-2

I need to write a code which will get all the links in a website recursively. Since I'm new to this is what I've got so far;

List<WebElement> no = driver.findElements(By.tagName("a"));
nooflinks = no.size();
for (WebElement pagelink : no)
{
    String linktext = pagelink.getText();
    link = pagelink.getAttribute("href"); 
}

Now what I need to do is if the list finds a link of the same domain, then it should get all the links from that URL and then return back to the previous loop and resume from the next link. This should go on till the last URL in the Whole Website is found.

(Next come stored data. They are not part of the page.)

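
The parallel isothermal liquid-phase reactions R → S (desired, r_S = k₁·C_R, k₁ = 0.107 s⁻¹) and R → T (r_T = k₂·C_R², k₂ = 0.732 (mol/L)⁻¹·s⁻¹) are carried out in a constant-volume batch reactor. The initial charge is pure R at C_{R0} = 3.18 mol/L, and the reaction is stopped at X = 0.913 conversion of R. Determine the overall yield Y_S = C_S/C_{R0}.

C_R = C_{R0}(1−X) = 0.2767 mol/L.
Along a PFR/batch, dC_S/dC_R = −r_S/(r_S+r_T) = −k₁/(k₁+k₂·C_R).
Integrating from C_{R0} to C_R: C_S = (0.107/0.732)·ln[(0.107+0.732·3.18)/(0.107+0.732·0.277)] = 0.1462·ln(2.435/0.3095) = 0.3015 mol/L.
Y_S = C_S/C_{R0} = 0.3015/3.18 = 0.0948.

0.0948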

That is for example, Home Page is base URL and it has 5 URLs of other pages, then after getting the first of the 5 URLs the loop should get all the links of that first URL return back to Home Page and resume from second URL. Now if second URL has Sub-sub URL, then the loop should find links for those first then resume to second URL and then go back to Home Page and resume from third URL.

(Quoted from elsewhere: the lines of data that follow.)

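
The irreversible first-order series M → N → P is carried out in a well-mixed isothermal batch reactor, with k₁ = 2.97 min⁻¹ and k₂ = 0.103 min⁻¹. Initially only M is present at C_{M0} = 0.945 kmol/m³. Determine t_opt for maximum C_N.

1.17 min

For first-order series the maximum of C_N occurs at t_opt = ln(k₂/k₁)/(k₂−k₁).
= ln(0.103/2.97)/(0.103−2.97) = ln(0.03468)/-2.867 = -3.362/-2.867 = 1.17 min.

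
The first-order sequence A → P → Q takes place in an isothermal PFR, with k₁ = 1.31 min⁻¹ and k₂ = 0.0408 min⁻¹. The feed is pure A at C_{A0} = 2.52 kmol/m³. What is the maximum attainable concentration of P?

2.25 kmol/m³

At the optimum, C_{P,max}/C_{A0} = (k₁/k₂)^[k₂/(k₂−k₁)].
= (1.31/0.0408)^(0.0408/(0.0408−1.31)) = (32.11)^(-0.03215) = 0.8945.
C_{P,max} = 0.8945×2.52 = 2.25 kmol/m³.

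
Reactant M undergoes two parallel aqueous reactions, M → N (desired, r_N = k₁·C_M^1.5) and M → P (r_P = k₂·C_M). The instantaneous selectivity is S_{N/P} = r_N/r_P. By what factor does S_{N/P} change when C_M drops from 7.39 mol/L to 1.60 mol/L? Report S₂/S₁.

0.465

S_{N/P} = (k₁/k₂)·C_M^0.5, so S₂/S₁ = (C_{M,2}/C_{M,1})^0.5.
= (1.60/7.39)^0.5 = (0.2165)^0.5 = 0.465.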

Can anybody help me out here???

Karl Knechtel
  • 62,466
  • 11
  • 102
  • 153
IAmMilinPatel
  • 413
  • 1
  • 11
  • 19
  • http://stackoverflow.com/questions/5913613/standard-java-class-for-common-url-uri-manipulation has some information about manipulating URL's, which may be helpful if you're trying to figure out whether a link is in the same domain. No guarantees, I haven't looked into it any further – ajb Jul 05 '14 at 20:13

3 Answers3

2

I saw this post recently. I don't know if you are still looking for ANY solution for this problem. If not, I thought it might be useful:

import java.io.IOException;
import java.net.MalformedURLException;
import java.util.ArrayList;
import java.util.HashMap;
import java.util.List;
import org.jsoup.Jsoup;
import org.jsoup.nodes.Document;
import org.jsoup.nodes.Element;
import org.jsoup.select.Elements;
import java.util.Iterator;
public class URLReading {
public static void main(String[] args) {
 try {
    String url="";
    HashMap<String, String> h = new HashMap<>(); 
    Url = "https://abidsukumaran.wordpress.com/";
    Document doc = Jsoup.connect(url).get();
  
    //  Page Title
    String title = doc.title();
   //System.out.println("title: " + title);
 
  //  Links in page
  Elements links = doc.select("a[href]");
  List url_array = new ArrayList();
  int i=0;
  url_array.add(url);
  String root = url;
  h.put(url, title);
  Iterator<String> keySetIterator = h.keySet().iterator();
  while((i<=h.size())){
      try{
          url = url_array.get(i).toString();
      doc = Jsoup.connect(url).get();
      title = doc.title();
      links = doc.select("a[href]");
      
    for (Element link : links) {
         
   String res= h.putIfAbsent(link.attr("href"), link.text());
   if (res==null){
   url_array.add(link.attr("href"));
   System.out.println("\nURL: " + link.attr("href"));
   System.out.println("CONTENT: " + link.text());
   }
  } 
 }catch(Exception e){
        System.out.println("\n"+e);
      }
 
      i++;
 
     }
     } catch (Exception e) {
     e.printStackTrace();
     }
    }
   }
0

You can use Set and HashSet. You may try like this:

Set<String> getLinksFromSite(int Level, Set<String> Links) {
    if (Level < 5) {
        Set<String> locallinks =  new HashSet<String>();
        for (String link : Links) {
            Set<String> new_links = ;
            locallinks.addAll(getLinksFromSite(Level+1, new_links));
        }
        return locallinks;
    } else {
        return Links;
    }

}
Rahul Tripathi
  • 168,305
  • 31
  • 280
  • 331
  • Hello R.T., Do I place this code withing the existing for loop in my code? or should I replace my code with this altogether? – IAmMilinPatel Jul 06 '14 at 10:02
0

I would think the following idiom would be useful in this context:

Set<String> visited = new HashSet<>();
Deque<String> unvisited = new LinkedList<>();

unvisited.add(startingURL);
while (!unvisited.isEmpty()) {
    String current = unvisited.poll();
    visited.add(current);
    for /* each link in current */ {
        if (!visited.contains(link.url())
            unvisited.add(link.url());
    }
}
sprinter
  • 27,148
  • 6
  • 47
  • 78